True to his openness to new ideas, he’s agreed to let Opera Omaha commission a staged cantata based on his book The Blizzard Voices, a collection of poems inspired by real-life stories from the 1888 blizzard that killed hundreds of children in Nebraska, Iowa and Kansas. Adapting his work is composer Paul Moravec, winner of the 2005 Pulitzer for Music. The March 2008 production will premiere at the Holland Performing Arts Center and then tour. Recording rights are being sought.

For Kooser, who once adapted his Blizzard poems for a Lincoln Community Playhouse show, the possibilities are exciting. “I met with him (Moravec) and I liked him immensely and so I decided I would trust him to do anything he wanted to do. I think the idea of a blizzard and the kind of noise you could associate with it could be really interesting.”

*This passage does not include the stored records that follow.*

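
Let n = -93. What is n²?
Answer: 8649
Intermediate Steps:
n² = (-93)² = 8649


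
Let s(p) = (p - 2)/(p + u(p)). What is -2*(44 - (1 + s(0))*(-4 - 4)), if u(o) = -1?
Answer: -136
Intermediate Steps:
s(p) = (-2 + p)/(-1 + p) (s(p) = (p - 2)/(p - 1) = (-2 + p)/(-1 + p))
-2*(44 - (1 + s(0))*(-4 - 4)) = -2*(44 - (1 + (-2 + 0)/(-1 + 0))*(-4 - 4)) = -2*(44 - (1 - 2/(-1))*(-8)) = -2*(44 - (1 - 1*(-2))*(-8)) = -2*(44 - (1 + 2)*(-8)) = -2*(44 - 3*(-8)) = -2*(44 - 1*(-24)) = -2*(44 + 24) = -2*68 = -136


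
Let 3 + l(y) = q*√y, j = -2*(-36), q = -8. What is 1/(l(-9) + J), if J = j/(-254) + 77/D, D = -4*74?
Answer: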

Music-poetry ties have long fascinated Kooser, who hosted a program with folk musician John Prine. The March 9, 2005 program “A Literary Evening with John Prine and Ted Kooser,” was presented by the Poetry and Literature Center at the Library of Congress in D.C.  The program included a lively discussion between the songwriter and the poet as they compared and contrasted the emotional appeal of the lyrics of popular songs with the appeal of contemporary poetry.

“I’ve been following John Prine’s music since his first album came out and have always been struck by his marvelous writing: its originality, its playful inventiveness, its poignancy, its ability to capture our times,” Kooser said. “For example, he did a better job of holding up the mirror of art to the ’60s and ’70s than any of our official literary poets. And none of our poets wrote anything better about Viet Nam than Prine’s ‘Sam Stone.’ If I could write a poem that somebody could sing and make better for being sung, that would be great.”

In anticipation of the Opera Omaha cantata, the University of Nebraska Press has reprinted Kooser’s Blizzard Voices in paperback.

Whoever’s named the next Laureate will get a letter from Kooser. If his successor asks for advice he will say to be sure to avoid talking politics. If Kooser had responded to a national reporter’s question two years ago about who he voted for in the presidential race, he’s sure he’d still be dogged by that admission now. “Instead,” he said, “I’ve gotten to talk about poetry…the job I was hired to do.”

  1. ed wickliffe
    June 8, 2012 at 2:45 am

    I met Ted Kooser briefly in Tampa following a reading of his when he was Poet Laureate. I admire the clarity of his poems and those of a few others like Billy Collins and James Tate. Good for Kooser for writing poems that are actually interesting, Compare them to the inbred, boring, and obscure output of so many others.

    Not all clear poems are good, of course, and not all obscure poems are mediocre. On balance, though, there is a lot to be said in favor of Kooser’s clarity.